К утру готов был шнурок, только Видаль так его и не увидел.
— Как барашка на привязь, — приговаривала Мьяфте, обвязывая ему запястье. — Чтобы не ухнул сам в разверстую бездну. Кто тебя искать будет там, где ничего нет? Кто твой путь проследит, если ни до тебя там пути не было, ни после тебя не будет? Кто к тебе дверь откроет, если она за тобой захлопнется? А сам ты не из всякого места выбраться сумеешь, учиться тебе еще и учиться.
Вот тебе веревочка, резвый барашек, чтобы не потерялся. По веревочке мастер всюду за тобой пройдет, на помощь тебе придет, если нужно. Так и живи пока что — на привязи.
Старухины поросятки
Ганна в тот день и устала, и замерзла. Даром что самая середка весны — с утра дождь промочил чуть не до нитки, после ветер тучи разогнал, одежду высушил, да не согрел. Шла быстро, так что пар поднимался над плечами, над головой. Вроде и жарко, а остановишься — и тут же прохватывает промозглым холодом. Шла к западу лицом, вот и приняла закатные розовые отсветы в мутных окошках за домашний вечерний свет. Да и хотелось крова над головой и огня в печи, теплых стен и горячей еды чуть не больше всего на свете. А может и не чуть.
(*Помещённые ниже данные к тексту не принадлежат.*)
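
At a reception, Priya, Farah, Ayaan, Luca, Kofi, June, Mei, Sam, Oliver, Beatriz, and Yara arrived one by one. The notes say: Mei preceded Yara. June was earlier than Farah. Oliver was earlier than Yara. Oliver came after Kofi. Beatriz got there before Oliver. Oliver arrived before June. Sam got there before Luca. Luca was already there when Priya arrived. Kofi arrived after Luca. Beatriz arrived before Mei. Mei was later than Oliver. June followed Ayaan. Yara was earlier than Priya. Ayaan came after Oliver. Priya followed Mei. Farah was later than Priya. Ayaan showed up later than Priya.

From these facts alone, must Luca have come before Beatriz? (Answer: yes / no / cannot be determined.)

cannot be determined

No chain of stated constraints runs from Luca to Beatriz, and none runs from Beatriz to Luca either.
So the relative order of Luca and Beatriz is not fixed by the given facts.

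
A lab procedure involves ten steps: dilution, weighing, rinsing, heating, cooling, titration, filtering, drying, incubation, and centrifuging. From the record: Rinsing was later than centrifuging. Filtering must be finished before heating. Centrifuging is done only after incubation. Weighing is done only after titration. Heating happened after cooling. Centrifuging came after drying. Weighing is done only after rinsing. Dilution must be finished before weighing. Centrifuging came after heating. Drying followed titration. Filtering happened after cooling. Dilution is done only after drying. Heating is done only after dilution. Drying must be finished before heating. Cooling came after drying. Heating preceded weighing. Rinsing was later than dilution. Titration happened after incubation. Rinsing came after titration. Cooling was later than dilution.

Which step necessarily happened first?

Incubation has a chain of constraints placing it before every other step, so incubation must be first.

incubation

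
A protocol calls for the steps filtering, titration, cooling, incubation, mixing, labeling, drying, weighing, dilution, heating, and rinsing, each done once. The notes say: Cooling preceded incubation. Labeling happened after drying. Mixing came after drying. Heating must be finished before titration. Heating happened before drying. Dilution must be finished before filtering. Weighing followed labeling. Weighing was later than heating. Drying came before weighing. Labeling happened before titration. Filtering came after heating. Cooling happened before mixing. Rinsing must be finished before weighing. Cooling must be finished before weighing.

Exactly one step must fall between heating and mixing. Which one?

Tracing the constraints gives heating → drying → mixing, so drying sits after heating and before mixing.
No other step is forced both after heating and before mixing.

drying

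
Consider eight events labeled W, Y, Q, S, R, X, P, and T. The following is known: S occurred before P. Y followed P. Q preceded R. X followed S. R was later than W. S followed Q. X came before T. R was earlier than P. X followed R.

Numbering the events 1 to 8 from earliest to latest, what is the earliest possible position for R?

3

Q and W must both come before R — 2 forced predecessors.
Nothing else is forced ahead of R, so its earliest slot is position 2 + 1 = 3.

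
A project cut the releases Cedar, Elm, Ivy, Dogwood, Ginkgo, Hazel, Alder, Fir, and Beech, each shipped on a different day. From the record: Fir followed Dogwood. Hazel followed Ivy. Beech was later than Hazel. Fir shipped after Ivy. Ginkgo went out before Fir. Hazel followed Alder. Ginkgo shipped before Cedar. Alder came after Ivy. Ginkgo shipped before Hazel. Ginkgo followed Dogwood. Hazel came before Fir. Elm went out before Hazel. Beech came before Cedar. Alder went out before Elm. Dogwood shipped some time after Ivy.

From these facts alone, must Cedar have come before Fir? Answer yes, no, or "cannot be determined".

No chain of stated constraints runs from Cedar to Fir, and none runs from Fir to Cedar either.
So the relative order of Cedar and Fir is not fixed by the given facts.

cannot be determined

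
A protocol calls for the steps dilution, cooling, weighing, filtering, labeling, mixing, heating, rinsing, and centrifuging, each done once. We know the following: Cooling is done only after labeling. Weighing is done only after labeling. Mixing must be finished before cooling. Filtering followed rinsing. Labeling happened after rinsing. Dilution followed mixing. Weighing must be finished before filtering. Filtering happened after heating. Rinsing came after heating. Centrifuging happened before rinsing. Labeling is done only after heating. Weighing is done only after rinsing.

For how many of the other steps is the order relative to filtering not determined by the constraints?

3

Forced before filtering: centrifuging, heating, labeling, rinsing, and weighing.
That leaves cooling, dilution, and mixing with no forced order relative to filtering — 3.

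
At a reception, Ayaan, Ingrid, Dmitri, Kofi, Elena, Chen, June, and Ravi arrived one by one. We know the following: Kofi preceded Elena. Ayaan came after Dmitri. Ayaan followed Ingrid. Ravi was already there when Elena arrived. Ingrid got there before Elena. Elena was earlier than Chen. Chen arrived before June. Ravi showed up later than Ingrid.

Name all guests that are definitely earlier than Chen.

Directly stated before Chen: Elena.
Ingrid reaches Chen via Ingrid → Elena → Chen.
Kofi reaches Chen via Kofi → Elena → Chen.
Ravi reaches Chen via Ravi → Elena → Chen.

Elena, Ingrid, Kofi, Ravi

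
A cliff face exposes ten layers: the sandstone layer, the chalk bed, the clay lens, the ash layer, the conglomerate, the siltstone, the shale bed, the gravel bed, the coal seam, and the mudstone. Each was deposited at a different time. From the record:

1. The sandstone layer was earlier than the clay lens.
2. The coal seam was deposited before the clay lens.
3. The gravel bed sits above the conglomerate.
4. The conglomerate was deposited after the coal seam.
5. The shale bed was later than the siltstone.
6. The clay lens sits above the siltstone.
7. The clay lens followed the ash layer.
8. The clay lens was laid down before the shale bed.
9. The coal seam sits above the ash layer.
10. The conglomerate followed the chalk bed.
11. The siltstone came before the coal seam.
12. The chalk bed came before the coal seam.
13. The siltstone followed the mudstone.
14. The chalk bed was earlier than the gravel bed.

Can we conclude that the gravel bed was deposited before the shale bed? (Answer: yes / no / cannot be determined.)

No chain of stated constraints runs from the gravel bed to the shale bed, and none runs from the shale bed to the gravel bed either.
So the relative order of the gravel bed and the shale bed is not fixed by the given facts.

cannot be determined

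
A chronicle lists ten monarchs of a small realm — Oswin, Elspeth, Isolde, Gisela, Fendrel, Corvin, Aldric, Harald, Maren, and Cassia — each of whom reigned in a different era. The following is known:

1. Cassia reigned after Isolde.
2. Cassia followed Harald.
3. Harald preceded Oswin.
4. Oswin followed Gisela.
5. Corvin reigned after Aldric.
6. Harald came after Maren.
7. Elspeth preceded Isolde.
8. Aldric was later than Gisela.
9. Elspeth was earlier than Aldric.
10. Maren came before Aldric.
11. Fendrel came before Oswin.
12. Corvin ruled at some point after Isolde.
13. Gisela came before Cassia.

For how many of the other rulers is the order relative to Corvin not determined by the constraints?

Forced before Corvin: Aldric, Elspeth, Gisela, Isolde, and Maren.
That leaves Cassia, Fendrel, Harald, and Oswin with no forced order relative to Corvin — 4.

4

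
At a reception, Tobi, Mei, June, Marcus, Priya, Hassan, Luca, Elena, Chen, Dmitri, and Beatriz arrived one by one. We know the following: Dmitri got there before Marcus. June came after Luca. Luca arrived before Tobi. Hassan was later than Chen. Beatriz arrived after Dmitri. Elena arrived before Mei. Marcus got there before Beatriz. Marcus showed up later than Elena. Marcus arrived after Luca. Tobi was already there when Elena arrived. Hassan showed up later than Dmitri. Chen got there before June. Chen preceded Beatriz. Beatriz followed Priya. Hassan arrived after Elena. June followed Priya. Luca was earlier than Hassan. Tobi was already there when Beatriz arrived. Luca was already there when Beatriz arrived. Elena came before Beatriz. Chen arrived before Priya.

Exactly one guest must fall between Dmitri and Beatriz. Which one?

Marcus

Tracing the constraints gives Dmitri → Marcus → Beatriz, so Marcus sits after Dmitri and before Beatriz.
No other guest is forced both after Dmitri and before Beatriz.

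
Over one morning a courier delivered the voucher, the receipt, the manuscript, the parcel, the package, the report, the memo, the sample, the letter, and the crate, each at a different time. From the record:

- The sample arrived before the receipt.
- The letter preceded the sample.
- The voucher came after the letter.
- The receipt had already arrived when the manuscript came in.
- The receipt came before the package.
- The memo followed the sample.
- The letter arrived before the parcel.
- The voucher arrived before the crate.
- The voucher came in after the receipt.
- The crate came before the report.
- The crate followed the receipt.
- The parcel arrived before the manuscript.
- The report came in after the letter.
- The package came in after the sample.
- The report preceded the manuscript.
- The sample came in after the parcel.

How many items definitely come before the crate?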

Увидела розовый свет в окне — и потом уже только под ноги глядела, чтобы не упасть. Дорога к хутору заросла редкой травой, да в ней попадались то синий шалфей, то желтый мытник, то ветреница трепещущая лепестками на ветру, то обломки горшка, то брошенный ухват, то полурасползшийся тулуп почему-то. Ганна механически переставляла ноги и только замечала валяющийся под ногами скарб, но сообразить что к чему не могла уже. Оцепенела и телом, и душой, и умом — от холода, голода, усталости тяжкой. Не думала, сколько идти еще, не считала шагов, не смотрела вперед, чтобы не плакать от долгого еще впереди пути.